Sopa cremosa de tomate asado y albahaca con picatostes

Sopa de tomate
Sopa aterciopelada de tomate asado, realzada con albahaca y picatostes de ajo crujientes.
Esta es la sopa que preparo cuando necesito algo reconfortante pero con carácter: tomates maduros asados hasta que quedan dulces y ligeramente caramelizados, cocinados con cebolla, zanahoria y ajo, y luego triturados hasta obtener una textura sedosa con un toque de nata y albahaca fresca. El asado aporta una profundidad que ninguna sopa de bote consigue, y los picatostes de ajo hechos en casa le dan el crujiente perfecto.

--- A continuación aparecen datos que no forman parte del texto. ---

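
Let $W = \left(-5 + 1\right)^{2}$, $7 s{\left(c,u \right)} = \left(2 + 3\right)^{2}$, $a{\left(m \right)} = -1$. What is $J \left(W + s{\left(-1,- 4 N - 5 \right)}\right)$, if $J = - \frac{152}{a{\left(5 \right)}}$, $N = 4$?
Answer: $\frac{20824}{7} \approx 2974.9$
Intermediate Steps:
$s{\left(c,u \right)} = \frac{25}{7}$ ($s{\left(c,u \right)} = \frac{\left(2 + 3\right)^{2}}{7} = \frac{5^{2}}{7} = \frac{1}{7} \cdot 25 = \frac{25}{7}$)
$W = 16$ ($W = \left(-4\right)^{2} = 16$)
$J = 152$ ($J = - \frac{152}{-1} = \left(-152\right) \left(-1\right) = 152$)
$J \left(W + s{\left(-1,- 4 N - 5 \right)}\right) = 152 \left(16 + \frac{25}{7}\right) = 152 \cdot \frac{137}{7} = \frac{20824}{7}$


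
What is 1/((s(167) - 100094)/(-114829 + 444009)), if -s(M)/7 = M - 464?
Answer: -65836/19603 ≈ -3.3585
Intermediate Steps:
s(M) = 3248 - 7*M (s(M) = -7*(M - 464) = -7*(-464 + M) = 3248 - 7*M)
1/((s(167) - 100094)/(-114829 + 444009)) = 1/(((3248 - 7*167) - 100094)/(-114829 + 444009)) = 1/(((3248 - 1169) - 100094)/329180) = 1/((2079 - 100094)*(1/329180)) = 1/(-98015*1/329180) = 1/(-19603/65836) = -65836/19603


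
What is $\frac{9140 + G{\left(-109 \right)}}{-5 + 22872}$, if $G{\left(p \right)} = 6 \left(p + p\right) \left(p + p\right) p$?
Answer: $- \frac{31071556}{22867} \approx -1358.8$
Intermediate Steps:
$G{\left(p \right)} = 24 p^{3}$ ($G{\left(p \right)} = 6 \cdot 2 p 2 p p = 6 \cdot 4 p^{2} p = 24 p^{2} p = 24 p^{3}$)
$\frac{9140 + G{\left(-109 \right)}}{-5 + 22872} = \frac{9140 + 24 \left(-109\right)^{3}}{-5 + 22872} = \frac{9140 + 24 \left(-1295029\right)}{22867} = \left(9140 - 31080696\right) \frac{1}{22867} = \left(-31071556\right) \frac{1}{22867} = - \frac{31071556}{22867}$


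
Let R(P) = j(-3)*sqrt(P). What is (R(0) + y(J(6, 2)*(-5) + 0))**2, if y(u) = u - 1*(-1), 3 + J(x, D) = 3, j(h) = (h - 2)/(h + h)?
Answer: 1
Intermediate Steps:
j(h) = (-2 + h)/(2*h) (j(h) = (-2 + h)/((2*h)) = (-2 + h)*(1/(2*h)) = (-2 + h)/(2*h))
J(x, D) = 0 (J(x, D) = -3 + 3 = 0)
y(u) = 1 + u (y(u) = u + 1 = 1 + u)
R(P) = 5*sqrt(P)/6 (R(P) = ((1/2)*(-2 - 3)/(-3))*sqrt(P) = ((1/2)*(-1/3)*(-5))*sqrt(P) = 5*sqrt(P)/6)
(R(0) + y(J(6, 2)*(-5) + 0))**2 = (5*sqrt(0)/6 + (1 + (0*(-5) + 0)))**2 = ((5/6)*0 + (1 + (0 + 0)))**2 = (0 + (1 + 0))**2 = (0 + 1)**2 = 1**2 = 1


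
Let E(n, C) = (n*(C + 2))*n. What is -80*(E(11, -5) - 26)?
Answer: 31120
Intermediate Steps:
E(n, C) = n**2*(2 + C) (E(n, C) = (n*(2 + C))*n = n**2*(2 + C))
-80*(E(11, -5) - 26) = -80*(11**2*(2 - 5) - 26) = -80*(121*(-3) - 26) = -80*(-363 - 26) = -80*(-389) = 31120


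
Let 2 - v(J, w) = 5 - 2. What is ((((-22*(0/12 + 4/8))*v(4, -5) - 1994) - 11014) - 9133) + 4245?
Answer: -17885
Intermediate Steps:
v(J, w) = -1 (v(J, w) = 2 - (5 - 2) = 2 - 1*3 = 2 - 3 = -1)
((((-22*(0/12 + 4/8))*v(4, -5) - 1994) - 11014) - 9133) + 4245 = (((-22*(0/12 + 4/8)*(-1) - 1994) - 11014) - 9133) + 4245 = (((-22*(0*(1/12) + 4*(⅛))*(-1) - 1994) - 11014) - 9133) + 4245 = (((-22*(0 + ½)*(-1) - 1994) - 11014) - 9133) + 4245 = (((-22*½*(-1) - 1994) - 11014) - 9133) + 4245 = (((-11*(-1) - 1994) - 11014) - 9133) + 4245 = (((11 - 1994) - 11014) - 9133) + 4245 = ((-1983 - 11014) - 9133) + 4245 = (-12997 - 9133) + 4245 = -22130 + 4245 = -17885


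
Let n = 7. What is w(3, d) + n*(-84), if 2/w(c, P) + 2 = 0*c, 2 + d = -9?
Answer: -589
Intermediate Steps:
d = -11 (d = -2 - 9 = -11)
w(c, P) = -1 (w(c, P) = 2/(-2 + 0*c) = 2/(-2 + 0) = 2/(-2) = 2*(-1/2) = -1)
w(3, d) + n*(-84) = -1 + 7*(-84) = -1 - 588 = -589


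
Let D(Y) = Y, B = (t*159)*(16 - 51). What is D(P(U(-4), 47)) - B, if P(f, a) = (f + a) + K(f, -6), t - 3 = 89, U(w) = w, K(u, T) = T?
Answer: 512017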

Es lo bastante sencilla para una noche entre semana y lo bastante elegante para invitados; sírvela con pan rústico y una ensalada verde. Me encanta hacer una olla grande, porque las sobras saben aún mejor al día siguiente cuando los sabores se han asentado.
Información nutricional (por porción)
Instrucciones
-
1
Precalienta el horno a 220 °C. Parte los tomates por la mitad y mézclalos con 1 cucharada (15 ml) de aceite de oliva, una pizca de sal y pimienta; extiéndelos con la parte cortada hacia arriba en una bandeja de horno con borde. Asa 25–30 minutos hasta que los bordes estén caramelizados.
-
2
Mientras se asan los tomates, calienta la cucharada restante (15 ml) de aceite de oliva en una olla grande a fuego medio. Añade la cebolla picada y la zanahoria y cocina hasta que estén tiernas, unos 6–8 minutos. Incorpora el ajo machacado y la pasta de tomate y cocina 1–2 minutos hasta que desprendan aroma.
-
3
Añade los tomates asados a la olla (incluye los jugos de la bandeja), vierte el caldo de verduras, el vinagre balsámico y el azúcar si lo usas, y lleva a fuego lento. Cocina 10 minutos para que los sabores se integren.
-
4
Retira la olla del fuego y añade las hojas de albahaca fresca. Tritura con una batidora de mano hasta obtener una textura homogénea (o pasa con cuidado por la batidora en tandas hasta que quede sedosa).
-
5
Incorpora la nata, ajusta de sal y pimienta al gusto y calienta suavemente —no hiervas una vez añadida la nata—. Si te gusta el punto picante, agrega las hojuelas de chile rojo.
-
6
Prepara los picatostes: corta el pan en trozos del tamaño de un bocado, derrite la mantequilla en una sartén a fuego medio, añade el pan y saltea hasta que esté dorado y crujiente. Sazona con una pizca de sal y, si quieres, ajo rallado o ajo en polvo.
-
7
Sirve la sopa en cuencos, añade un hilo de nata si te apetece, reparte los picatostes de ajo por encima y termina con parmesano rallado y una hoja pequeña de albahaca. Sirve caliente.
Ingredientes
- Tomates Roma (o tomates maduros):1360 g
- Aceite de oliva:30 ml
- Cebolla amarilla, picada:1 pieza
- Zanahorias, peladas y picadas:2 piezas
- Dientes de ajo, machacados:4 dientes
- Pasta de tomate:2 cucharadas
- Caldo de verduras:1000 ml
- Hojas de albahaca fresca, compactas:15 g
- Nata para cocinar (heavy cream):125 ml
- Sal:1 1/2 cucharaditas
- Pimienta negra, molida:1/2 cucharadita
- Azúcar (opcional):1 cucharadita
- Vinagre balsámico:15 ml
- Rebanadas de pan rústico (para picatostes):4 rebanadas
- Mantequilla (para los picatostes):30 g
- Parmesano rallado (opcional):25 g
- Hojuelas de chile rojo (opcional):1/4 cucharadita
Consejos
- Asa los tomates hasta que tengan algunos bordes chamuscados: esa caramelización da al plato su sabor profundo y dulce.
- Usa una batidora de mano para triturar directamente en la olla y ahorrar platos y tiempo.
- Si la sopa resulta demasiado ácida, añade una pizca extra de azúcar o un chorrito más de nata para equilibrarla.
- Puedes preparar los picatostes con antelación y guardarlos en un recipiente hermético; se mantienen crujientes uno o dos días.